Fleischer S, Inui M
Department of Molecular Biology, Vanderbilt University, Nashville, TN 37235.
Prog Clin Biol Res. 1988;273:435-50.
The calcium uptake and release machinery in heart SR have been characterized: (1) The calcium pump membrane is involved in energized Ca2+ uptake enabling muscle to relax. The calcium pump protein (CPP) in heart SR is modulated by protein kinase phosphorylation of phospholamban lowering the KCa2+. We conclude that in the membrane, phospholamban elevates KCa2+ of calcium pump protein. Phosphorylation of phospholamban attenuates the influence of phospholamban. In the limit, the intrinsic KCa2+ of calcium pump protein in heart and skeletal muscle are approximately the same. (2) The junctional face membrane is involved in calcium release which triggers muscle contraction. Ryanodine is a specific modulator of the Ca2+ release channels of SR which are involved in excitation-contraction coupling. The ryanodine receptor has been isolated, found to be equivalent to the feet structures, and on reconstitution into bilayers, identified as the calcium release channel of SR. The calcium release channel of SR is closed by ruthenium red and Mg2+ and opened by Ca2+ and ATP and low ryanodine concentration. The calcium release channel of SR is not effected by drugs such as nitrendipine, diltiazem and D-600 which modulate the slow inward Ca2+ channel of the plasmalemma/transverse tubule. (3) The calcium release channels from heart and skeletal muscle SR are similar but not identical (Table IV). Important differences distinguish the calcium release machinery in heart from that of skeletal muscle. 1. In heart there are two sources of calcium fluxes: a) extracellular Ca2+ enters via the plasmalemma slow inward calcium current; and b) "Ca2+ induced Ca2+ release" from SR. In skeletal muscle, SR is the single main source of calcium which enters via "Depolarization induced calcium release". 2. The calcium release channel from heart SR has a lower Mr approximately 340,000 vs 360,000 for skeletal muscle. 3. Ryanodine binding in cardiac SR is distinct from that in skeletal muscle (Fig. 7). 4. The isolated calcium release channel from heart SR is more sensitive to Ca2+ for calcium release (Hymel et al. 1988c). Significant progress has been achieved in identifying the calcium release channel of SR in heart and skeletal muscle. The focus of excitation-contraction coupling now shifts to defining the precise nature of the coupling of excitation to contraction.

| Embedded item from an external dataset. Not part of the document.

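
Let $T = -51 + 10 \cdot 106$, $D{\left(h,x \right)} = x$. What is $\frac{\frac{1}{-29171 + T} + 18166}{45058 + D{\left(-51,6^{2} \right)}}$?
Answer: $\frac{73084413}{181419604} \approx 0.40285$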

(1)钙泵膜参与了使肌肉能够舒张的能量驱动的Ca2+摄取过程。心脏肌浆网中的钙泵蛋白(CPP)受受磷蛋白的蛋白激酶磷酸化调节,从而降低Ca2+亲和力。我们得出结论,在膜中,受磷蛋白会提高钙泵蛋白的Ca2+亲和力。受磷蛋白的磷酸化会减弱其影响。在极限情况下,心脏和骨骼肌中钙泵蛋白的固有Ca2+亲和力大致相同。(2)连接面膜参与钙释放,从而引发肌肉收缩。雷诺丁是肌浆网Ca2+释放通道的特异性调节剂,这些通道参与兴奋-收缩偶联。雷诺丁受体已被分离出来,发现与足状结构等同,并且在重构到双层膜中时,被鉴定为肌浆网的钙释放通道。肌浆网的钙释放通道可被钌红和Mg2+关闭,并被Ca2+、ATP和低浓度雷诺丁打开。肌浆网的钙释放通道不受诸如尼群地平、地尔硫䓬和D-600等调节质膜/横管慢内向Ca2+通道的药物的影响。(3)心脏和骨骼肌肌浆网的钙释放通道相似但并不相同(表IV)。心脏和骨骼肌的钙释放机制存在重要差异。1. 在心脏中,钙通量有两个来源:a)细胞外Ca2+通过质膜慢内向钙电流进入;b)肌浆网的“Ca2+诱导的Ca2+释放”。在骨骼肌中,肌浆网是钙的单一主要来源,钙通过“去极化诱导的钙释放”进入。2. 心脏肌浆网的钙释放通道分子量较低,约为340,000,而骨骼肌的为360,000。3. 心脏肌浆网中的雷诺丁结合与骨骼肌中的不同(图7)。4. 从心脏肌浆网分离出的钙释放通道对钙释放对Ca2+更敏感(海梅尔等人,1988c)。在鉴定心脏和骨骼肌中肌浆网的钙释放通道方面已取得重大进展。兴奋-收缩偶联的重点现在转向确定兴奋与收缩偶联的精确性质。